あのお姉ちゃんがボロボロになるほどの戦いの最中ではあるがどうしても言わなければいけない事があるのでお姉ちゃんに頭を下げる。
「あの、、お姉ちゃんごめんなさい。せっかく鍛えてもらったのにあっさりと負けて魔力まで奪われちゃって。お姉ちゃんがくれたあの豆がなかったら私は戦うことすらできなかった。今度は絶対に足でまといにはならないから!」
そう言うとお姉ちゃんは私の頭にポンと手を置いた。
「・・フェイト。お前は足でまといなんかじゃない。もちろんプレシアさんもアリシアも高町さんもクロノさんもな。もっと自分に自信を持て。負けたっていいじゃないか。負けたならそこからどう学ぶかが重要なんだからな」
そう言っていつもの優しい笑顔で言ってくれた。といってもいつも通りなのは笑顔だけで後は全然違うので違和感はあったが。
「うん。私頑張るよ」
バルディッシュを握りしめ強く誓いを立てた。
「あ、あの、、、恵さん。私からもお礼をしたいのですが」
「そういう話は後にしましょう高町さん。今はそれよりもやるべき事があります」
「あ、、はい、、」
なのはには申し訳ないと思いつつも時間がないので簡潔に自分が考えているプランを説明する。
「そ、それはいくらなんでも博打すぎやしないか?!」
「ダメだよお姉ちゃん!いくらなんでも危険すぎるよ!」
「そうよ未來!わざと闇の書に吸収されてはやてって子に管理者権限を取り戻させたとしても未來が戻って来れるという保証はないのよ!」
「みんなの言う通りですよ恵さん。今ユーノ君って子が闇の書さんの対処法を調べてくれてるんです。その連絡が来るまで持ちこたえるしか」
上からクロノ、フェイト、プレシア、なのはが自分の意見を述べる。だが、、
「この状況では幾分か無茶をしないといけないし周りの状況を見ても安全な場所なんてない。ならやれるだけの事をやるしかないだろう。それと高町さん。その連絡がいつ来るかわかるのですか?」
「そ、それはわかりませんがユーノ君なら早く対処法を見つけてくれるはずです!」
「では連絡が早く来たとしましょう。ですが既にそれを実行する程の魔力、体力が残されていなかったら?」
「・・・・」
「そういうことです。ましてや相手はプレシアさんクラスなのに加え高町さんやフェイトの魔法も使える。そのような相手にいつ来るかわからない連絡の時間稼ぎというのは骨が折れます。ならできる限りの手は討つべきなんです。それにあの子には高町さんが相手するのがぴったりだと思います」
「え!?私がですか!?」
「えぇ。高町さんのO✩HA✩NA✩SHIが必要なんです」
「・・・なんか字が違う気がするのですが」
「・・気のせいです。どうですか?今この場には自分を除いて3人もトップクラスの魔導師がいるんです。なんとかなると思いませんか?」
「・・そう、、ですね。わかりましたやってみます」
「なのは!?」
「本気か!?」
決意を示したなのはにフェイトとクロノは驚きの声を上げる。そしてその2人になのはは顔を向け自分の意思を伝える。

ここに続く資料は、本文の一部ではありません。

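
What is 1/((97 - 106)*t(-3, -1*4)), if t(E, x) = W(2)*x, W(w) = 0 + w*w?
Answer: 1/144 ≈ 0.0069444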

「フェイトちゃん。クロノ君。恵さんは私達を信じて闇の書さんと戦うのを任せるって言ってくれてるの。その信頼に私は応えたい!何より・・・」
再び上昇してきた管制人格を見て力強く叫んだ。
「泣いてる子は放って置けない!!」
決意の目をして管制人格を睨むなのは。それを見てフェイトやクロノはやれやれといった表情になった。
「全く。君はそうなるとテコでも動かないからな。わかった。それで行こう」
「相変わらずだねなのは」
その3人の様子を黙って見ていた未來はプレシアに向き直る。
「・・プレシアさん」
「何も言わなくていいわ未來。あなたの言うことも一理あるのだから信じる道を進みなさい」
「・・・はい」
「戯言は終わったか?」
認知されているにも関わらず放置されていた管制人格が痺れを切らしたかのように話しかけてきた。プレシアを除いて初対面となる3人は管制人格のプレッシャーに険しい表情となる。
「悪い悪い待たせたな。おかげで終わったぜ。それと夜天よ。お前は俺を吸収させたがっていたな?」
「・・別にお前の為に待っていた訳ではない。それと吸収したかったのではなくただ殺すつもりなのだが」
「おお怖っ!でも俺も死ぬ気はないのでね。吸収で我慢してくれ。それにこの子達が俺が吸収された後お前の相手をする。今のお前にはぴったりの相手だからな」
「・・・よかろう。それでもある意味主の思いを達成する事に変わりはない。それにそやつらが私にぴったりだと?」
「あぁ。お前のような頑固者には特にな」
「・・・・蒐集」
未來の頑固者発言に顔をムスっとさせた管制人格は返事を返さず闇の書を開き未來を闇の書に吸収しだした。
「「未來!(お姉ちゃん!)」」
「大丈夫だフェイト。プレシアさん。みんな後は任せたぞ」
そう言って未來は闇の書に蒐集された。
いかがでしたでしょうか?
超サイヤ人2にしてはそこまでの強さではないとは思いますが無双すぎるのも好きではないのでこんな形にしました。